Depuis 1990, le titre n’est plus jamais revenu sur les rives de la Mersey.  » Everton est le club qui a le plus pâti du bannissement des clubs anglais de toute Coupe d’Europe « , continue Prentice.  » Les Tofees ont été freinés dans leur conquête et ils sont devenus une simple force locale. Pourtant, le club ne manque pas de lettres de noblesse, comme celle d’être le club qui fut le premier à fêter ses 100 saisons au sein de la première division anglaise « .

Aujourd’hui, Everton relève la tête après un passage difficile dans les années 90.  » L’arrivée du manager, David Moyes, a redonné espoir. Cela fait cinq ans qu’il a débarqué. Il a reconstruit l’équipe et a accompli un formidable travail. Il a eu la bonne idée de donner à un club qui vivotait dans l’ombre du grand Liverpool une identité en le nommant le club de la ville et du peuple ( the people’s club) « . Everton a même terminé devant son grand frère en 2005  » Malgré cela, le fossé ne cesse de se creuser « , contredit Harrisson,  » Moyes fait du bon travail mais, avec l’arrivée des investisseurs américains, George Gillett et Tom Hicks, Liverpool a pris une telle avance et ampleur que ce sera difficile de le rattraper. Cela se remarque aussi dans le noyau des supporters. La marque Liverpool FC s’exporte dans le monde entier. Pas celle d’Everton. Liverpool a une grande base de fans en Scandinavie et en Australie. Le supporter d’Everton est davantage homemade. Malgré cette différence, aucune des deux formations ne veut abandonner son ancrage local. Pas question pour Liverpool de laisser à Everton la mainmise sur la ville. Les Reds s’internationalisent, ont un repreneur américain et un entraîneur espagnol mais pour eux, il est capital de garder dans le onze de base des joueurs comme Steven Gerrard ou Jamie Carragher. La même remarque vaut aussi pour Everton. Mikel Arteta reproduit le jeu léché qui faisait la marque de cette équipe dans les années 60 et 70 mais le club continue à miser sur ses jeunes comme Leon Osman ou Victor Anichebe « .

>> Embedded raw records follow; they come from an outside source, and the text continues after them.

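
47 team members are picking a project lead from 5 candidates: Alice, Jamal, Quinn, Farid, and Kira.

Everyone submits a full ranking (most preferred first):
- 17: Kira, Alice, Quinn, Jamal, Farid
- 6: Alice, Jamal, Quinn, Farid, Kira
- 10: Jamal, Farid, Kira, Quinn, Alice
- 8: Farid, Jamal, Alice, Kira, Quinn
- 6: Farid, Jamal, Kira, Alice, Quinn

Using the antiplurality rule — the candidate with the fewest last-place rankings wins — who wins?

Jamal

Last-place votes: Alice 10, Jamal 0, Quinn 14, Farid 17, Kira 6.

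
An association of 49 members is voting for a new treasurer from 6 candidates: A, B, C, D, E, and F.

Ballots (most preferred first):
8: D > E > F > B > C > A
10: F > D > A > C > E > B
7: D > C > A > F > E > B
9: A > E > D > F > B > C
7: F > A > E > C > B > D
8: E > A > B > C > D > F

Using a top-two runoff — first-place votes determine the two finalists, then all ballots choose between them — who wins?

Round 1 first-place votes: A 9, B 0, C 0, D 15, E 8, F 17. F and D advance.
Runoff: F is ranked above D on 17 ballots, D above F on 32.

D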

L’ennemi n’est pas celui que l’on croit

Liverpool a mieux géré l’après drame du Heysel. Certes, il a fallu vingt ans au Reds avant de goûter à nouveau à une victoire en Ligue des Champions mais depuis quelques années, ils font partie du Fab’ Four du championnat anglais aux côtés de Chelsea, Arsenal et Manchester United.  » Liverpool a compris ce que la mondialisation pouvait lui apporter. Son site est traduit en chinois et en japonais « , affirme Harrisson.

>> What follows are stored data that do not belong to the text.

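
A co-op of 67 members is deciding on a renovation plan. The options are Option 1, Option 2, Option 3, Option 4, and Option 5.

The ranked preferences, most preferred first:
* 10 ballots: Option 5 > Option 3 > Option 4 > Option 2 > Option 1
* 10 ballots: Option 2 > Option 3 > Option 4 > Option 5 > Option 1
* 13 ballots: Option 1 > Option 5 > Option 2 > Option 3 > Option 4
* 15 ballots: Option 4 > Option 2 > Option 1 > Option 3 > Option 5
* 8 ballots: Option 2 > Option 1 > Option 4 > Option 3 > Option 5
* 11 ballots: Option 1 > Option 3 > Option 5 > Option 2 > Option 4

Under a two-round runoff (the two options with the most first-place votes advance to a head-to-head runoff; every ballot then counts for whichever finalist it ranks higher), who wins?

Round 1 first-place votes: Option 1 24, Option 2 18, Option 3 0, Option 4 15, Option 5 10. Option 1 and Option 2 advance.
Runoff: Option 1 is ranked above Option 2 on 24 ballots, Option 2 above Option 1 on 43.

Option 2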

Les plans d’une nouvelle enceinte ont déjà été avalisés et la construction pourra débuter l’année prochaine, à quelques centaines de mètres d’Anfield Road, dans Stanley Park.  » Là encore, on reconnaît l’intelligence des dirigeants qui savent alterner mondialisation et racines locales. Le stade pourra compter jusqu’à 76.000 places mais restera dans le quartier originel. Everton mène une politique moins stratégique. Il va également construire un nouveau stade mais ils ne veulent ériger qu’une enceinte de 45.000 places et devra déménager à Kirkby, assez loin du site actuel « . Des voix se sont d’ailleurs élevés contre le choix de Kirkby, imposé par le président Bill Kenwright, accusé de tuer l’esprit d’Everton.

Quelques jours après la victoire sur Marseille, la fièvre s’empare de nouveau de la ville bordée par la Mersey. Pendant une semaine, toute l’Angleterre n’a eu droit qu’aux préparatifs du Grand Slam Sunday (littéralement le dimanche du Grand Chelem) puisque ce fameux dimanche réservait un programme de fêtes aux amoureux de ballon rond avec Liverpool-Manchester United suivi d’Arsenal-Chelsea. Dans le nord, peu importe le derby londonien. Car l’ennemi n’est plus celui qu’on croit.  » La nouvelle dimension prise par Liverpool ces dernières saisons fait que le club s’est bagarré plus souvent avec Manchester United qu’avec Everton pour l’obtention des trophées « , explique Harrisson.

Le coton et la musique : racines de la haine

La rivalité entre Reds et Red Devils s’est exacerbée au fil du temps.  » Historiquement, il y a toujours eu une rivalité entre Manchester et Liverpool « , dit Minnie Temple.  » Au début du 19e siècle, le coton arrivait dans le port de Liverpool du monde entier mais filait directement dans les filatures de Manchester. Il ne faisait que transiter par Liverpool qui n’a jamais vraiment profité de la richesse du coton « .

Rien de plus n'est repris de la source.